Some products must be prepared so that they can be delivered to High School level readers while others can be written at a slightly higher reading level for Community College students and professionals.
Q: You have seen a lot of things change in the technical side of computing over the years. In your opinion what have been the three most significant technical advances in computing technology since 1990?
A: 1) Plug and Play – This really has changed how we construct and use the computer. We can now plug things into the computer or remove them while it is operational and the system basically handles everything for the user (no technician needed for many of the functions that required technicians or tech savvy users in the past).
2) Operating Systems – The second are that has made computers more widely accepted and usable are the advances in operating system interfaces and tools. So many functions are now intuitive in a GUI environment.
3) Wireless communications – What a great thing. Sharing data, programs and files without having to master all the nuances of networking. Walk through airports or coffee shops, flip open your notebook, click a few icons and you're online.

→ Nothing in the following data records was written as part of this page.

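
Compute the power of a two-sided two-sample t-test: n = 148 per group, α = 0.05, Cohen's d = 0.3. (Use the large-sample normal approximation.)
Power ≈ 0.73

Power calculation (two-sample t-test, normal approximation):
z_β = d · √(n/2) - z_{α/2}
z_β = 0.3 · √(148/2) - 1.960
z_β = 0.3 · 8.602 - 1.960
z_β = 0.621

Power = Φ(z_β) = Φ(0.621) ≈ 0.733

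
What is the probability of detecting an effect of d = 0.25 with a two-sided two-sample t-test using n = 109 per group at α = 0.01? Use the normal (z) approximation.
Power ≈ 0.23

Power calculation (two-sample t-test, normal approximation):
z_β = d · √(n/2) - z_{α/2}
z_β = 0.25 · √(109/2) - 2.576
z_β = 0.25 · 7.382 - 2.576
z_β = -0.730

Power = Φ(z_β) = Φ(-0.730) ≈ 0.233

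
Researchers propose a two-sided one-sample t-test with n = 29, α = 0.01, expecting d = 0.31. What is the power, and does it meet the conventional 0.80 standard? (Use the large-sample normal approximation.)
Power ≈ 0.18; the study is underpowered (power < 0.80)

Power calculation (one-sample t-test, normal approximation):
z_β = d · √n - z_{α/2}
z_β = 0.31 · √29 - 2.576
z_β = 0.31 · 5.385 - 2.576
z_β = -0.906

Power = Φ(z_β) = Φ(-0.906) ≈ 0.182

Effect size d = 0.31 is small by Cohen's convention (0.2/0.5/0.8).

Threshold: power ≥ 0.80 is conventionally adequate.
Power ≈ 0.18 → the study is underpowered (power < 0.80).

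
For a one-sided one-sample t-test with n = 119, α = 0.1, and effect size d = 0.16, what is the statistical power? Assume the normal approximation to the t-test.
Power ≈ 0.68

Power calculation (one-sample t-test, normal approximation):
z_β = d · √n - z_α
z_β = 0.16 · √119 - 1.282
z_β = 0.16 · 10.909 - 1.282
z_β = 0.464

Power = Φ(z_β) = Φ(0.464) ≈ 0.679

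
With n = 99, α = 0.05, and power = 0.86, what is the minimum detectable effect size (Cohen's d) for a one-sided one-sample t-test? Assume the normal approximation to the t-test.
d ≈ 0.27

Minimum detectable effect (one-sample t-test, normal approximation):
d = (z_α + z_β) / √n
d = (1.645 + 1.080) / √99
d = 2.725 / 9.950
d ≈ 0.27

By Cohen's convention (0.2 small / 0.5 medium / 0.8 large): small effect.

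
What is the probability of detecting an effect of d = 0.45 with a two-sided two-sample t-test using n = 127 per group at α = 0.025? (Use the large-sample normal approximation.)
Power ≈ 0.91

Power calculation (two-sample t-test, normal approximation):
z_β = d · √(n/2) - z_{α/2}
z_β = 0.45 · √(127/2) - 2.241
z_β = 0.45 · 7.969 - 2.241
z_β = 1.345

Power = Φ(z_β) = Φ(1.345) ≈ 0.911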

Q: Charles, please consider this question an opportunity to look into your personal crystal ball and provide your own take on the future of computing technology. Computing and its applications are changing rapidly. Convergence of tools into multi-function devices and significant breakthroughs in human brain - computer interfaces such as the Braingate Neural Interface System are developing at a fast rate. If you were writing an edition of your book , “A+ Certification Exam Cram 2 PC Maintenance and Troubleshooting Field Guide.” for the year 2010 how do you think it might differ from your current one?
A: I believe the A+ course of 2010 will be less about the central computer and more about all the things that get attached to it. I think the emphasis will shift even more to what happens when some portion of the system won't work or breaks.

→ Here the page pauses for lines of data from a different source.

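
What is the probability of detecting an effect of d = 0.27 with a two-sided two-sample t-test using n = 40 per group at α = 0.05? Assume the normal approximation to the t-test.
Power ≈ 0.23

Power calculation (two-sample t-test, normal approximation):
z_β = d · √(n/2) - z_{α/2}
z_β = 0.27 · √(40/2) - 1.960
z_β = 0.27 · 4.472 - 1.960
z_β = -0.752

Power = Φ(z_β) = Φ(-0.752) ≈ 0.226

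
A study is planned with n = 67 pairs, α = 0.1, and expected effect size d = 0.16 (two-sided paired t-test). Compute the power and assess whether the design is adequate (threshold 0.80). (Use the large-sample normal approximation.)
Power ≈ 0.37; the study is underpowered (power < 0.80)

Power calculation (paired t-test, normal approximation):
z_β = d · √n - z_{α/2}
z_β = 0.16 · √67 - 1.645
z_β = 0.16 · 8.185 - 1.645
z_β = -0.335

Power = Φ(z_β) = Φ(-0.335) ≈ 0.369

Effect size d = 0.16 is very small by Cohen's convention (0.2/0.5/0.8).

Threshold: power ≥ 0.80 is conventionally adequate.
Power ≈ 0.37 → the study is underpowered (power < 0.80).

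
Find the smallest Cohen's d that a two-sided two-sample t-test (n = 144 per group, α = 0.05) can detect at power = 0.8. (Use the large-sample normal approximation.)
d ≈ 0.33

Minimum detectable effect (two-sample t-test, normal approximation):
d = (z_{α/2} + z_β) / √(n/2)
d = (1.960 + 0.842) / √(144/2)
d = 2.802 / 8.485
d ≈ 0.33

By Cohen's convention (0.2 small / 0.5 medium / 0.8 large): small effect.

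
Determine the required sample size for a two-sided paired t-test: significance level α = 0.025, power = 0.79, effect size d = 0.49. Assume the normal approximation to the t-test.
n = 39 pairs

Sample size formula (paired t-test, normal approximation):
n = ((z_{α/2} + z_β) / d)²

z_{α/2} = 2.241 (for α = 0.025, two-sided)
z_β = 0.806 (for power = 0.79)
d = 0.49

n = ((2.241 + 0.806) / 0.49)²
n = (6.218)²
n ≈ 38.66
Round up to the next whole number: n = 39 pairs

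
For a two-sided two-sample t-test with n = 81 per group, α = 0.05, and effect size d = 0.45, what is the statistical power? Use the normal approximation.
Power ≈ 0.82

Power calculation (two-sample t-test, normal approximation):
z_β = d · √(n/2) - z_{α/2}
z_β = 0.45 · √(81/2) - 1.960
z_β = 0.45 · 6.364 - 1.960
z_β = 0.904

Power = Φ(z_β) = Φ(0.904) ≈ 0.817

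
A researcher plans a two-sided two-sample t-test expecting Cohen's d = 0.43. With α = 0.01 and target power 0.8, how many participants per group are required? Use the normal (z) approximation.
n = 127 per group

Sample size formula (two-sample t-test, normal approximation):
n = 2 · ((z_{α/2} + z_β) / d)²

z_{α/2} = 2.576 (for α = 0.01, two-sided)
z_β = 0.842 (for power = 0.8)
d = 0.43

n = 2 · ((2.576 + 0.842) / 0.43)²
n = 2 · (7.949)²
n ≈ 126.37
Round up to the next whole number: n = 127 per group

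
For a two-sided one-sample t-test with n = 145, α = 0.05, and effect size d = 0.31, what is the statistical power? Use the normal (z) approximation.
Power ≈ 0.96

Power calculation (one-sample t-test, normal approximation):
z_β = d · √n - z_{α/2}
z_β = 0.31 · √145 - 1.960
z_β = 0.31 · 12.042 - 1.960
z_β = 1.773

Power = Φ(z_β) = Φ(1.773) ≈ 0.962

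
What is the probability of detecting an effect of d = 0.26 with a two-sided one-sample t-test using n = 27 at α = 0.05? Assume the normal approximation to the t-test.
Power ≈ 0.27

Power calculation (one-sample t-test, normal approximation):
z_β = d · √n - z_{α/2}
z_β = 0.26 · √27 - 1.960
z_β = 0.26 · 5.196 - 1.960
z_β = -0.609

Power = Φ(z_β) = Φ(-0.609) ≈ 0.271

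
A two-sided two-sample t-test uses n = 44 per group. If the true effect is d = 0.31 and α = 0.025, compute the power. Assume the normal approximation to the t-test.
Power ≈ 0.22

Power calculation (two-sample t-test, normal approximation):
z_β = d · √(n/2) - z_{α/2}
z_β = 0.31 · √(44/2) - 2.241
z_β = 0.31 · 4.690 - 2.241
z_β = -0.787

Power = Φ(z_β) = Φ(-0.787) ≈ 0.216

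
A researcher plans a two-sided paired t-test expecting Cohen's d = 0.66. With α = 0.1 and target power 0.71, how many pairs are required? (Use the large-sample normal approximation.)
n = 12 pairs

Sample size formula (paired t-test, normal approximation):
n = ((z_{α/2} + z_β) / d)²

z_{α/2} = 1.645 (for α = 0.1, two-sided)
z_β = 0.553 (for power = 0.71)
d = 0.66

n = ((1.645 + 0.553) / 0.66)²
n = (3.330)²
n ≈ 11.09
Round up to the next whole number: n = 12 pairs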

The home is becoming intelligent and many new items will be talking to and through the computer. We're bringing in music and video as well as voice and control systems and connecting them to the PC. Eventually, our PCs will likely be hidden away in some closet and be connected to and controlled by all types of new input and output devices working in various facets of our environment. Likewise, the car will increasingly become a computerized extension of our home. Why drop the car off at the dealer for its checkup – just do it from the garage at home using the Internet.

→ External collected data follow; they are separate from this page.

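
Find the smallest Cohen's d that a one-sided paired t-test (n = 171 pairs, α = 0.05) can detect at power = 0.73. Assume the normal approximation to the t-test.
d ≈ 0.17

Minimum detectable effect (paired t-test, normal approximation):
d = (z_α + z_β) / √n
d = (1.645 + 0.613) / √171
d = 2.258 / 13.077
d ≈ 0.17

By Cohen's convention (0.2 small / 0.5 medium / 0.8 large): very small effect.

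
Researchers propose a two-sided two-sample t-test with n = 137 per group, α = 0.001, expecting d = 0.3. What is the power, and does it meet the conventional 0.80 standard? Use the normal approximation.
Power ≈ 0.21; the study is underpowered (power < 0.80)

Power calculation (two-sample t-test, normal approximation):
z_β = d · √(n/2) - z_{α/2}
z_β = 0.3 · √(137/2) - 3.291
z_β = 0.3 · 8.276 - 3.291
z_β = -0.808

Power = Φ(z_β) = Φ(-0.808) ≈ 0.210

Effect size d = 0.3 is small by Cohen's convention (0.2/0.5/0.8).

Threshold: power ≥ 0.80 is conventionally adequate.
Power ≈ 0.21 → the study is underpowered (power < 0.80).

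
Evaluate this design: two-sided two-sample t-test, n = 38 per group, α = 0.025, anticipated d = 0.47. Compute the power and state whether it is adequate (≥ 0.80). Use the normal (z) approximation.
Power ≈ 0.42; the study is underpowered (power < 0.80)

Power calculation (two-sample t-test, normal approximation):
z_β = d · √(n/2) - z_{α/2}
z_β = 0.47 · √(38/2) - 2.241
z_β = 0.47 · 4.359 - 2.241
z_β = -0.193

Power = Φ(z_β) = Φ(-0.193) ≈ 0.424

Effect size d = 0.47 is small by Cohen's convention (0.2/0.5/0.8).

Threshold: power ≥ 0.80 is conventionally adequate.
Power ≈ 0.42 → the study is underpowered (power < 0.80).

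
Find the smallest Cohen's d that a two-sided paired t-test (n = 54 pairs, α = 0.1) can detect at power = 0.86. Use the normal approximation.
d ≈ 0.37

Minimum detectable effect (paired t-test, normal approximation):
d = (z_{α/2} + z_β) / √n
d = (1.645 + 1.080) / √54
d = 2.725 / 7.348
d ≈ 0.37

By Cohen's convention (0.2 small / 0.5 medium / 0.8 large): small effect.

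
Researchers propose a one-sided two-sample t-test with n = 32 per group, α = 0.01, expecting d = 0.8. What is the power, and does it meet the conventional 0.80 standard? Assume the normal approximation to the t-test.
Power ≈ 0.81; the study is adequately powered (power ≥ 0.80)

Power calculation (two-sample t-test, normal approximation):
z_β = d · √(n/2) - z_α
z_β = 0.8 · √(32/2) - 2.326
z_β = 0.8 · 4.000 - 2.326
z_β = 0.874

Power = Φ(z_β) = Φ(0.874) ≈ 0.809

Effect size d = 0.8 is large by Cohen's convention (0.2/0.5/0.8).

Threshold: power ≥ 0.80 is conventionally adequate.
Power ≈ 0.81 → the study is adequately powered (power ≥ 0.80).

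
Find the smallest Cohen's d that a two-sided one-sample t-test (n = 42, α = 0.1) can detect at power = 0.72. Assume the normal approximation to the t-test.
d ≈ 0.34

Minimum detectable effect (one-sample t-test, normal approximation):
d = (z_{α/2} + z_β) / √n
d = (1.645 + 0.583) / √42
d = 2.228 / 6.481
d ≈ 0.34

By Cohen's convention (0.2 small / 0.5 medium / 0.8 large): small effect.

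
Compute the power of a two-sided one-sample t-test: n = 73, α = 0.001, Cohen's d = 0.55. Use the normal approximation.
Power ≈ 0.92

Power calculation (one-sample t-test, normal approximation):
z_β = d · √n - z_{α/2}
z_β = 0.55 · √73 - 3.291
z_β = 0.55 · 8.544 - 3.291
z_β = 1.409

Power = Φ(z_β) = Φ(1.409) ≈ 0.921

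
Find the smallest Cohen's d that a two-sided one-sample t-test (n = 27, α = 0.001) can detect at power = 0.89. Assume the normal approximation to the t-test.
d ≈ 0.87

Minimum detectable effect (one-sample t-test, normal approximation):
d = (z_{α/2} + z_β) / √n
d = (3.291 + 1.227) / √27
d = 4.517 / 5.196
d ≈ 0.87

By Cohen's convention (0.2 small / 0.5 medium / 0.8 large): large effect.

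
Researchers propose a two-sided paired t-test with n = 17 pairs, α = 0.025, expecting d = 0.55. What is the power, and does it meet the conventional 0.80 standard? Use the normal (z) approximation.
Power ≈ 0.51; the study is underpowered (power < 0.80)

Power calculation (paired t-test, normal approximation):
z_β = d · √n - z_{α/2}
z_β = 0.55 · √17 - 2.241
z_β = 0.55 · 4.123 - 2.241
z_β = 0.026

Power = Φ(z_β) = Φ(0.026) ≈ 0.510

Effect size d = 0.55 is medium by Cohen's convention (0.2/0.5/0.8).

Threshold: power ≥ 0.80 is conventionally adequate.
Power ≈ 0.51 → the study is underpowered (power < 0.80).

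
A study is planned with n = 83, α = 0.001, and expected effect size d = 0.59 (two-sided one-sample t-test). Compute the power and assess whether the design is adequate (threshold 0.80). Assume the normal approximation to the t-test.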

The other development that is still interesting for me is better voice control for the PC. These products are getting better and moving past simple typing programs. I just saw a demo of a home automation control package that responded to spoken key words without training and could recognize different dialects without problems. How long before mice and keyboards just won't cut it for what we want to do?
Q: What book(s) can our readers look forward to in the coming year?
A: Security System Installer Certification; Security + Certification; Mobile Electronics Installer Certification; Mobile Electronics Installer Certification. I'm sure a couple more will manifest themselves as the year swings into full speed. We seem to always have more projects than resources.
Q: Are there any additional comments that you would like to add? What thought would you like to leave us with?
A: As I said earlier, working in this industry is like working in a big technical toy box. Can't imagine a better field to be in.
Q: Charles, thank you again for taking the time to do the interview.
A: Thanks to you and your readers for the opportunity.